At the heart of the movement today, the Anti-Authoritarian
Revolutionary Youth - 80% punk - constitutes the most important group
bringing together about 100 members and a few 100 on demonstrations.
This group too often lacks cohesion. Other groups exist. The Motin
group, more recently, has some 20 members in Mexico and is separate
from the JAR, accusing it of only having cultural aims - counter-culture
and anarcho-punk. The Motin group seeks to create the conditions for a
social anarchism. Thereis also the social Library, which has a bookshop
open 6 days a week. Throughout the whole of Mexico there are about 30
groups spread out amongst about a dozen towns. These independant
groups number some 4 to 500 militants. They evidently lack links,
cohesion even if things are evolving in this area. Thus in 1994 the Self-
management Libertarian Union was born (ULA) brining together
individuals from JAR, Motin and the social Library numbering some
300 members. This organisation stems from the 1994 movement in
Chiapas. It seeks to co-ordinate the involvement of libertarians in the 'aid
caravans' and other peace convoys and also within the CND.

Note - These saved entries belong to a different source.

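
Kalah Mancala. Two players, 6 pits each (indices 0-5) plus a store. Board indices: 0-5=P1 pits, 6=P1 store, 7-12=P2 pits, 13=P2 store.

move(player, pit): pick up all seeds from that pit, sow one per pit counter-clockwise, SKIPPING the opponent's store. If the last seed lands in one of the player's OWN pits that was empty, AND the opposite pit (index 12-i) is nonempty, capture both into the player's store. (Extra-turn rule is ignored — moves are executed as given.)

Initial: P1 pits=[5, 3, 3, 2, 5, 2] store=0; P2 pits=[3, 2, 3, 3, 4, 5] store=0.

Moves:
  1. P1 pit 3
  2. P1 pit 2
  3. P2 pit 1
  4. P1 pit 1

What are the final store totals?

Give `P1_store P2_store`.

Move 1: P1 pit3 -> P1=[5,3,3,0,6,3](0) P2=[3,2,3,3,4,5](0)
Move 2: P1 pit2 -> P1=[5,3,0,1,7,4](0) P2=[3,2,3,3,4,5](0)
Move 3: P2 pit1 -> P1=[5,3,0,1,7,4](0) P2=[3,0,4,4,4,5](0)
Move 4: P1 pit1 -> P1=[5,0,1,2,8,4](0) P2=[3,0,4,4,4,5](0)

Answer: 0 0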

Unfortunately, ULA tends only to intervene on issues relating directly to
the EZLN or the CND, interventions which are becomming rarer as the
CND loses some people's interest because of its internal problems and
marginalisation by the PRD. One should however note that in spite of
everything a common libertarian front was set up during the
demonstration of 1st May, bringing together some 3,000 people. On this
occasion there were confrontations with the forces of law and order
resulting in 19 arrests (including 4 anarchists) who were given prison
sentences. Also there are plans for a national journal put together by
about a dozen groups spread out over five towns. The first edition
should be out in March 1996. Plans are to publish 1,000 copies.